In a sense, Ugandan advocate, Stephen Tumwesigye, was responsible for the new high court decision delivered by a judge of the family division, John Keitirima, after he brought an application to the court related to a divorce matter for which he has been briefed.
Tumwesigye asked the court to agree that everything about the case should be confidential: there would be no indication of the real names of the parties, and the case, when it reached court, would be held entirely in camera. Similarly, the record of the hearing would be subject to a ‘confidentiality order’.
Tumwesigye said he’d been instructed by a ‘male adult Ugandan’ to bring an action against ‘a female adult Ugandan’. He pointed out that normally, high court matters were held in open court and the court record would be a public document accessible by the public.
However, he argued, the proposed divorce involved sensitive facts including ‘bipolar II disorder, depression and suicide’.
At least one of the parties to the proposed divorce petition received ‘mental treatment’, and if there were public documentation of the divorce, this was likely to impair the person’s health.
One of the parties suffered suicidal tendencies due to mental illness, and if there were to be ‘public documentation’ of the proceedings, hearing and judgment, this could further impair the person’s health and could even be a trigger for this party to commit or attempt to commit suicide.
The couple also have a young child who needs to be protected, said Tumwesigye. The child’s ‘growth and development’ was likely to be significantly impaired by public documentation of the divorce proceedings of its parents, and it was in the child’s best interests that the entire matter ‘be sealed’.
Members of the bench
Tumwesigye then turned to professional matters: the parties to the petition were ‘eminent professionals’ in their fields, and public documentation of their divorce was highly likely to ‘impair their ability to discharge their reputations and ability to retain or grow their client base’.
Intriguingly, the petition refers to what Tumwesigye described as the ‘narration supporting the divorce petition’, in other words, the evidence of people possibly beyond the parties themselves. This ‘narration’ involved ‘eminent members of society including current and/or retired members of the bench of this court’, he said. According to his petition, it was highly likely that a public documentation of the divorce proceedings would ‘impair their ability to discharge their official and social responsibilities and/or obligations.’
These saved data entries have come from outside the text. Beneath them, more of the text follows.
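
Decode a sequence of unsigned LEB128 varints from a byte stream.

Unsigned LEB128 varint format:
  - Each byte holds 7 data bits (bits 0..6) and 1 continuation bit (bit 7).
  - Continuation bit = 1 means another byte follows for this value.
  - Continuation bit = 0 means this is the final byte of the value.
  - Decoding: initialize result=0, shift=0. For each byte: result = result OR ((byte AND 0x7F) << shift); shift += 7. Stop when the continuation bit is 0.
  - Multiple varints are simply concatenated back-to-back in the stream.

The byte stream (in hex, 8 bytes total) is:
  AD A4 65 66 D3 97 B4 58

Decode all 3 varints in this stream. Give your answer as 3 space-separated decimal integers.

  byte[0]=0xAD cont=1 payload=0x2D=45: acc |= 45<<0 -> acc=45 shift=7
  byte[1]=0xA4 cont=1 payload=0x24=36: acc |= 36<<7 -> acc=4653 shift=14
  byte[2]=0x65 cont=0 payload=0x65=101: acc |= 101<<14 -> acc=1659437 shift=21 [end]
Varint 1: bytes[0:3] = AD A4 65 -> value 1659437 (3 byte(s))
  byte[3]=0x66 cont=0 payload=0x66=102: acc |= 102<<0 -> acc=102 shift=7 [end]
Varint 2: bytes[3:4] = 66 -> value 102 (1 byte(s))
  byte[4]=0xD3 cont=1 payload=0x53=83: acc |= 83<<0 -> acc=83 shift=7
  byte[5]=0x97 cont=1 payload=0x17=23: acc |= 23<<7 -> acc=3027 shift=14
  byte[6]=0xB4 cont=1 payload=0x34=52: acc |= 52<<14 -> acc=854995 shift=21
  byte[7]=0x58 cont=0 payload=0x58=88: acc |= 88<<21 -> acc=185404371 shift=28 [end]
Varint 3: bytes[4:8] = D3 97 B4 58 -> value 185404371 (4 byte(s))

Answer: 1659437 102 185404371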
The orders he requested Keitirima to grant would protect the privacy and sensitive personal information of the parties involved, he said. They would also protect the child from ‘unnecessary media and public attention and scrutiny’, as well as protecting against ‘harm to [the] health’ of the parties, and safeguarding the personal and professional reputation of the parties and others involved. Finally, it would ‘encourage witnesses to be forthcoming and forthright.’
No specific law
In response, the judge said there was ‘no specific law in Uganda that governs applications of this nature.’
But the court had inherent powers to grant remedies that it believed were just, even if, as in this case, there were ‘no clear provisions of the law to refer to’.
Keitirima said that divorce actions were intensely personal, and could involve matters of great significance to those involved, while having little or no effect on the wider public. But the court didn’t have an absolute discretion and good cause had to be established before orders of the kind sought by Tumwesigye would be granted.
In making such a decision, a judge had to balance the principle of open justice against the needs of the parties.
However, Keitirima said, ‘Private facts that have absolutely no impact on the public may be of devastating effect to the parties who want to protect those facts from public knowledge.’ For example, unproven allegations could harm someone’s reputation and damage ‘public trust in the affected party’, while in divorces involving child custody, as would be the case here, ‘anonymity should be granted since much more is at stake for the child’. ‘Traditionally’ the courts had protected the privacy of children: they were ‘innocent parties’ to the divorce disputes and were otherwise unable to protect themselves.
The particular facts that Keitirima quoted as providing weight to the application were that one of the parties was ‘a user of mental treatment diagnosed with bipolar II disorder whose symptoms involve suicidal tendencies’ and the fact that a young child was involved in the ‘complex matter’ of custody.
The judge concluded that, given these circumstances, it was ‘not appropriate for there to be a public record’ disclosing details of what was essential a private matter, and he ordered that the advocate could begin anonymous divorce proceedings before the court. Tumwesigye was to use special pseudonyms for everyone named in the petition to be filed in court. In turn, the court would use the proposed pseudonyms in its orders and decisions, and the petition itself would be heard in camera.
Finally, the record would similarly be treated as a confidential matter and no media would be allowed to cover and report on the proceedings.